Data Extraction Tools
The data extraction toolkit currently consists of 4 products:
Many pdf documents are created without bookmarks. tick TOC bookmarks every page referenced by a document's contents page, making it possible to jump directly to any page highlighted from anywhere in the document. tick TOC can work with mulitple contents pages, whether they are hierarchical or not. tick TOC will work with any document that has a contents page.
DOC key is an indexing tool for documents. Standardised indexes for a document can be created at the touch of a button using either a web or desktop interface.
DOC key uses a different approach to other indexing tools. Rather than catalogue a document, it works with the document's inherent structure to produce a tighter, highly relevant index of key content. DOC key creates an incredibly accurate single hit index by identifying the most relevant section based on your selection criteria. This is achieved by isolating a section’s specific attributes that make it unique within the document model (X Layer). The document model is extensible, allowing selection criteria to be constantly refined to expand the range and type of indexing. See the X Layer for more details.

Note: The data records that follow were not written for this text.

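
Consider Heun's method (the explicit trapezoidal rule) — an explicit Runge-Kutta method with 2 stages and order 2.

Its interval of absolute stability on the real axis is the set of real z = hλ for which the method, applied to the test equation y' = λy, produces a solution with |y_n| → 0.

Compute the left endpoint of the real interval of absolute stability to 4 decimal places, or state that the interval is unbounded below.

z* = -2.0000.

Test eqn y'=λy, z=hλ:
  order 2, 2-stage ⇒ R(z)=1+z+z^2/2
  (e.g. R(-0.83)=0.51445, |R|=0.51445)

Solve |R(x)|<1 on ℝ⁻.
x=-0.83: |R|=0.5145
|R(-2.07)|=1.0724 |R(-1.91)|=0.9140 |R(-0.58)|=0.5882
Bisect:
  x_lo=-2.8007 |R|=2.1213  x_hi=-0.1630 |R|=0.8503
  mid=-1.48188 |R|=0.61610 →hi
  mid=-2.14130 |R|=1.15128 →lo
  mid=-1.81159 |R|=0.82934 →hi
  mid=-1.97645 |R|=0.97672 →hi
  mid=-2.05887 |R|=1.06061 →lo
  mid=-2.01766 |R|=1.01782 →lo
  mid=-1.99705 |R|=0.99706 →hi
  mid=-2.00736 |R|=1.00738 →lo
  mid=-2.00220 |R|=1.00221 →lo
  mid=-1.99963 |R|=0.99963 →hi
  ...
  [-2.00011,-1.99995] ⇒ x*=-2.0000
So |R|<1 on (-2.0000, 0).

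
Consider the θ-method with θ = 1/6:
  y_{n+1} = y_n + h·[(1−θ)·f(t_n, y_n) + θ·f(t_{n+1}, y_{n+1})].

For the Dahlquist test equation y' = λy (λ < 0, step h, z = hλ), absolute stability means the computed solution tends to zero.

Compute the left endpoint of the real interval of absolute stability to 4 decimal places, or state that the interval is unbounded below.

With y'=λy (z=hλ):
  y_{n+1} = y_n + z·[5/6·y_n + 1/6·y_{n+1}] ⇒ (1 − 1/6z)y_{n+1} = (1 + 5/6z)y_n
  Hence R(z) = (1 + 5/6z)/(1 − 1/6z).

Solve |R(x)|<1 on ℝ⁻.
x=-0.4: |R|=0.6250
R=−1: 1+5/6x = −1+1/6x ⇒ -2/3x=2 ⇒ x=2/(-2/3)=-3.0000
Confirm numerically:
  x=-2.717: |R|=0.87014 <1
  x=-1.874: |R|=0.42799 <1
  x=-1.662: |R|=0.30149 <1
  x=-1.606: |R|=0.26689 <1
  x=-3.471: |R|=1.19892 >1
  x=-3.296: |R|=1.12737 >1
So |R|<1 on (-3.0000, 0).

left endpoint -3.0000.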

By working with a document's inherent structure, we are able to achieve unparralled levels of accuracy. To this end, DOC key uses 4 seperate intelligent processing engines to isolate the correct result.
DOC key cuts down the time taken to extract data directly from reports. Analysts who require the original source, will benefit from faster modelling of company financial data along with data vendors engaged in the mass extraction of financial data from source documents.
Other benefits include faster verification of modelled data against the original source document and the capability to restrict a search to specific sections across multiple documents.
DOC key was originally designed to work with financial reports but could work with any set of documents that contain a common set of key data. As with financial reports, the data set does not have to be standardised, but there would usually need to be some commonality of purpose behind the documents, around which we could build a standardised Index.
You can try out DOC key for yourself. Please contact us to arrange a trial.
2 Source is an Excel Add In that enables the user to step back through any financial ratio calculation to the underlying numbers in the source documents.
The X Layer provides access to the unique document model utilised by tick TOC and DOC key. In structuring the document content, data anomalies and formatting issues are addressed, before two comprehensive & integrated models of the underlying textual and numerical data are created. As a result, the X Layer has a very strong understanding of the numerical relationships within a document.
The X Layer is therefore well suited to the extraction and indexing of numerical data into standardised tables. The numerical model is not just restricted to tables, also making the X Layer particularly useful when extracting numerical data from lumps of text.